Due società distinte, una per la rete (NetCo) e una per i servizi (ServiceCo). Ma non una di serie A e l’altra di serie B. E nessuna operazione fatta per salvare le risorse “pregiate” e sacrificare le altre, quei famosi 15mila (su o giù di lì) sui cui pende il rischio licenziamento da anni. Pietro Labriola, neo numero uno di Tim ha in testa un piano preciso (le linee guida della strategia industriale 2022-2024, che sarà presentata il prossimo 2 marzo, sono state presentate ieri al Cda). E per la prima volta da anni l’azionista numero uno dell’azienda, Vivendi, ha deciso di svolgere un ruolo ben più “proattivo” per portare a casa risultati concreti in termini di remunerazione dell’investimento fatto a suo tempo e dare un senso alla presenza nella telco italiana, ossia porre le basi concrete per la creazione di un player paneuropeo.
Il valore del titolo è a minimi storici e il disastro dei conti è sotto gli occhi di tutti: tre profit warning consecutivi nel giro di pochi mesi sono davvero troppi. Il mercato italiano delle Tlc è quello che è: ultra competitivo, soffocato da un’imperterrita guerra dei prezzi che non ha premiato neanche sul fronte della risposta dei consumatori, sempre più insoddisfatti della qualità dei servizi fissi e mobili e stanchi di essere bombardati dalle chiamate di call center a fini promozionali ma lasciati spesso e volentieri da soli in caso di disservizi e malfunzionamenti. Labriola ha ben chiara la situazione. E non a caso nella lettera ai dipendenti ci ha tenuto a ricordare che sua madre era operatrice di call center, di voler ripartire proprio dalla parte “bassa” della catena per non lasciare nessuno indietro e soprattutto per ricreare un clima di fiducia e dare nuova speranza e nuova linfa all’azienda. Nessuno indietro, nessuno fuori? Su questo punto i sindacati si dicono scettici: troppe le promesse fatte dai manager che si sono succeduti al timone finite puntualmente per sfilacciarsi nelle guerre fra azionisti e fazioni.
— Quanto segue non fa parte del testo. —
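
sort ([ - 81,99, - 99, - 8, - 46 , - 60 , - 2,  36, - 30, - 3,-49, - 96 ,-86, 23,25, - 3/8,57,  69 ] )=[ - 99, - 96,  -  86 ,  -  81, - 60, - 49, - 46 , - 30 , - 8, - 3, - 2,  -  3/8 , 23 , 25, 36 , 57,69, 99]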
E il piano di scorporo della rete ha fatto scattare l’allarme rosso: siamo sicuri – è questa la domanda dei sindacati – che dividere Tim in più società non rischi di mettere in moto quella macchina della riorganizzazione che in soldoni si traduce in “snellimento” della forza lavoro? I sindacati però dovrebbero porsi un’altra domanda, forse la più importante, prima di avviare inutili ed estenuanti battaglie che non portano a niente: siamo sicuri che Tim sia in grado di reggere senza uno scossone e quindi senza che si proceda, una volta per tutte, ad un riassetto? Ci si augura, dunque, di non assistere ad arrocchi ideologici né a battaglie vuote di proposte. Da parte dei sindacati ma anche e soprattutto delle forze politiche, che si fanno all’occorrenza paladine dei lavoratori per poi voltare le spalle quando è necessario intervenire davvero.
Un’ultima considerazione sul dossier Kkr: il fondo americano sta passando quasi per un “nemico” di Tim, uno “scalatore” a cui bisogna contrapporre un piano che eviti l’Opa, dimenticandosi che detiene il 37,5% di Fibercop, la wholesale company creata proprio per il famoso piano di rete unica da farsi con Open Fiber. E dimenticandosi anche che il fondo si è reso disponibile, sin dall’inizio della sua entrata in scena, a salire ulteriormente in quota, a mettere sul piatto risorse fresche e, non ultimo, persino a salire alla maggioranza di Tim con tutti i rischi del caso visto il debito monstre e i tempi lunghi per portare a casa qualsivoglia operazione fra benestare delle autorità italiane, europee, governo (non dimentichiamoci il Golden Power), sindacati eccetera eccetera. Ma anche in questo caso Labriola ha ben chiara la questione: un accordo con gli americani di Kkr va fatto, così come con gli altri fondi interessati a entrare nella partita della rete la cui regia sarà affidata a Cassa depositi e prestiti. Più investitori ci saranno, più le banche saranno disposte a sottoscrivere linee di credito, più si accelererà sui piani. E i piani di Labriola sono in linea con le priorità strategiche delineate nel Pnrr: digital transformation del Paese (e qui si inserisce il ruolo di ServiceCo) e massiccia infrastrutturazione a banda ultralarga (e qui giocherà la sua partita NetCo). Sulla carta dunque ci siamo.